Keir Starmer Is Sucking Up to the Far Right
Visiting Rome this week, Keir Starmer might have been expected to signal political differences with Giorgia Meloni. Instead he endorsed her approach to repressing migration, showing how much liberals have swallowed the far right’s agenda.

Keir Starmer and Giorgia Meloni at Villa Pamphilj in Rome, Italy, on September 16, 2024. (Riccardo De Luca / Anadolu via Getty Images)
When Keir Starmer scrapped the Tories’ disastrous Rwanda deportations deal within days of assuming office, there was a sigh of relief. Many welcomed what seemed to be a decisive shift away from the previous government’s strategy of using relentless cruelty toward people migrating to distract from their failures to govern.

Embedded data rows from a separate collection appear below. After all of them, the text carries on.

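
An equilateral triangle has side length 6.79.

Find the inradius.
For an equilateral triangle, r = s/(2√3) where s is the side.
r = 6.79/(2√3) = 6.79/3.464102 = 1.96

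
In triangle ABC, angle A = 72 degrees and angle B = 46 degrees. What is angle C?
Sum of angles in a triangle = 180 degrees
Third angle = 180 - 72 - 46
Third angle = 62 degrees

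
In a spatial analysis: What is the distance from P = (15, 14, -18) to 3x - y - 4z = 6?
d = |3(15) + (-1)(14) + (-4)(-18) - (6)| / √(3² + (-1)² + (-4)²) = 97/√26 = 19.02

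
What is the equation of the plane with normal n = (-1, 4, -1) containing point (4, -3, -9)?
d = n·P = (-1)(4) + (4)(-3) + (-1)(-9) = -7
Plane: -x + 4y - z = -7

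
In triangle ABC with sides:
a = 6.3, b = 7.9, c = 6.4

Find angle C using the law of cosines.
cos(C) = (a² + b² - c²)/(2ab)
cos(C) = (6.3² + 7.9² - 6.4²)/(2·6.3·7.9) = 61.14/99.54 = 0.614225
C = arccos(0.614225) = 52.1°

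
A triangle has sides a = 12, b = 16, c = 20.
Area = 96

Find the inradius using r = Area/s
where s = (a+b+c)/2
s = (12+16+20)/2 = 24
r = Area/s = 96/24 = 4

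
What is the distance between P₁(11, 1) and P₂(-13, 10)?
Using the distance formula: d = sqrt((x₂-x₁)² + (y₂-y₁)²)
dx = (-13) - 11 = -24
dy = 10 - 1 = 9
d = sqrt((-24)² + 9²) = sqrt(576 + 81) = sqrt(657) = 25.63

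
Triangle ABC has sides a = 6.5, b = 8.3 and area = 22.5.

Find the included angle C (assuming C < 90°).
Area = ½ab·sin(C)  →  sin(C) = 2·Area/(ab)
sin(C) = 2·22.5/(6.5·8.3) = 0.834106
C = arcsin(0.834106) = 56.52°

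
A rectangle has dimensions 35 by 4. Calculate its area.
Area = length * width
Area = 35 * 4
Area = 140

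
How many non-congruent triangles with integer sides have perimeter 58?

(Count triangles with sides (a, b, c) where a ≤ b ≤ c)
With a ≤ b ≤ c and a + b + c = 58, the triangle inequality a + b > c gives c < 58/2, so c ≤ 28.
Iterate a from 1 to ⌊p/3⌋ = 19; for each a, b ranges from a to ⌊(p−a)/2⌋ with c = p − a − b, keeping only c ≥ b.
Triples: (2, 28, 28), (3, 27, 28), (4, 26, 28), …
Count = 70 triangles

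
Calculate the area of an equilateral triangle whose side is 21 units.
Area = (sqrt(3)/4) * s²
Area = (sqrt(3)/4) * 21²
Area = (sqrt(3)/4) * 441
Area = 190.96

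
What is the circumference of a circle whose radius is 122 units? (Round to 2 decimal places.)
Circumference = 2 * pi * r
Circumference = 2 * pi * 122
Circumference = 766.55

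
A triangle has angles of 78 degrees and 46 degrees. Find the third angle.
Sum of angles in a triangle = 180 degrees
Third angle = 180 - 78 - 46
Third angle = 56 degrees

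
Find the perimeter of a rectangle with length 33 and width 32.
Perimeter = 2 * (length + width)
Perimeter = 2 * (33 + 32)
Perimeter = 2 * 65
Perimeter = 130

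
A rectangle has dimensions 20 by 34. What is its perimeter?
Perimeter = 2 * (length + width)
Perimeter = 2 * (20 + 34)
Perimeter = 2 * 54
Perimeter = 108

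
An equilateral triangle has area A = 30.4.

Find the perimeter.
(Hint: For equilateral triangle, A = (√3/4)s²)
A = (√3/4)s²  →  s² = 4A/√3 = 4·30.4/√3 = 70.2058
s = 8.37889
Perimeter = 3s = 25.14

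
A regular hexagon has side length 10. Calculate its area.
For a regular 6-gon with side length s = 10:
Apothem a = s / (2*tan(pi/6)) = 10 / (2*tan(pi/6)) ≈ 8.6603
Perimeter P = 6 * 10 = 60
Area = (1/2) * P * a = (1/2) * 60 * 8.6603 = 259.81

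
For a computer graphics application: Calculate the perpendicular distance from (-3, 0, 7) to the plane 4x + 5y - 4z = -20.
d = |4(-3) + 5(0) + (-4)(7) - (-20)| / √(4² + 5² + (-4)²) = 20/√57 = 2.649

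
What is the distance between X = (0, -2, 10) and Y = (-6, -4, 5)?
d = √[(-6)² + (-2)² + (-5)²] = √65 = 8.062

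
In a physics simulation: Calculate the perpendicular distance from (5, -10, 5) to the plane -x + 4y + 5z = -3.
d = |(-1)(5) + 4(-10) + 5(5) - (-3)| / √((-1)² + 4² + 5²) = 17/√42 = 2.623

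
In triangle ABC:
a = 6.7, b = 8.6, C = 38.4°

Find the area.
Using A = ½ab·sin(C):
A = ½·6.7·8.6·sin(38.4°) = ½·57.62·0.621148 = 17.9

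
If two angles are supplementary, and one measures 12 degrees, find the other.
Supplementary angles sum to 180 degrees.
Other angle = 180 - 12
Other angle = 168 degrees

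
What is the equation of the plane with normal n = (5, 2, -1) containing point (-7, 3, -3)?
d = n·P = (5)(-7) + (2)(3) + (-1)(-3) = -26
Plane: 5x + 2y - z = -26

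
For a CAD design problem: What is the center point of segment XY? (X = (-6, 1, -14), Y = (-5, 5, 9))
Midpoint = ((-6-5)/2, (1+5)/2, (-14+9)/2) = (-5.5, 3, -2.5)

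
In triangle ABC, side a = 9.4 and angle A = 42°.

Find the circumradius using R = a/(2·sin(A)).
R = a/(2·sin(A)) = 9.4/(2·sin(42°))
R = 9.4/(2·0.669131) = 9.4/1.338261 = 7.024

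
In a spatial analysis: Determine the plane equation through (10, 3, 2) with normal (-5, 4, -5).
d = n·P = (-5)(10) + (4)(3) + (-5)(2) = -48
Plane: -5x + 4y - 5z = -48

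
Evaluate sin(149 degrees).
sin(149 degrees) = 0.515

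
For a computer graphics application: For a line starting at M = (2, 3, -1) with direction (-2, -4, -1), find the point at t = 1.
P(1) = (2 + (-2)(1), 3 + (-4)(1), -1 + (-1)(1)) = (0, -1, -2)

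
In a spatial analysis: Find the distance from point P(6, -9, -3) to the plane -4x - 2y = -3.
d = |(-4)(6) + (-2)(-9) + 0(-3) - (-3)| / √((-4)² + (-2)² + 0²) = 3/√20 = 0.6708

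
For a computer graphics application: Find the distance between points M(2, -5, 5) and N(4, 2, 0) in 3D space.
d = √[(2)² + (7)² + (-5)²] = √78 = 8.832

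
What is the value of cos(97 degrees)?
cos(97 degrees) = -0.1219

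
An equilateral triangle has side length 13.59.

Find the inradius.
For an equilateral triangle, r = s/(2√3) where s is the side.
r = 13.59/(2√3) = 13.59/3.464102 = 3.923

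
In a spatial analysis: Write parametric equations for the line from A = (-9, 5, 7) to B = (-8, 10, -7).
Direction vector d = B - A = (1, 5, -14)
x = -9 + t, y = 5 + 5t, z = 7 - 14t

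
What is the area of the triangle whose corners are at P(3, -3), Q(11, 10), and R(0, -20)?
Using the coordinate formula: Area = (1/2)|x₁(y₂-y₃) + x₂(y₃-y₁) + x₃(y₁-y₂)|
Area = (1/2)|3(10-(-20)) + 11((-20)-(-3)) + 0((-3)-10)|
Area = (1/2)|3*30 + 11*(-17) + 0*(-13)|
Area = (1/2)|90 + (-187) + 0|
Area = (1/2)*97 = 48.50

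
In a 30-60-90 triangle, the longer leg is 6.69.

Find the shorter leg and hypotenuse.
In a 30-60-90 triangle, sides are in ratio 1 : √3 : 2.
Long leg = short leg·√3  →  short leg = 6.69/√3 = 3.862
Hypotenuse = 2·(short leg) = 2·6.69/√3 = 7.725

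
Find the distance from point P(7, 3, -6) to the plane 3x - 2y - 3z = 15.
d = |3(7) + (-2)(3) + (-3)(-6) - (15)| / √(3² + (-2)² + (-3)²) = 18/√22 = 3.838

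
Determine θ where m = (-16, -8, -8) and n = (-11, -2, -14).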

Some even hoped that Labour’s campaign — which featured a defecting hard-right Conservative MP arguing that the Tories were insufficiently tough on borders — was merely a clever electoral maneuver. But as the Labour government ramps up mass deportations and raids on workplaces, reopens abuse-ridden detention centers, and mulls returning the UK back to the fold of a deadly European migration control regime, it looks like Starmer’s campaign should be taken at its word.
This week, the prime minister is in Italy breaking bread with Giorgia Meloni, a leader who came to power at the head of a party built in the aftermath of World War II to maintain the legacy of Benito Mussolini and Italian fascism. Starmer says he wants to learn from and cooperate with Meloni’s approach to migration.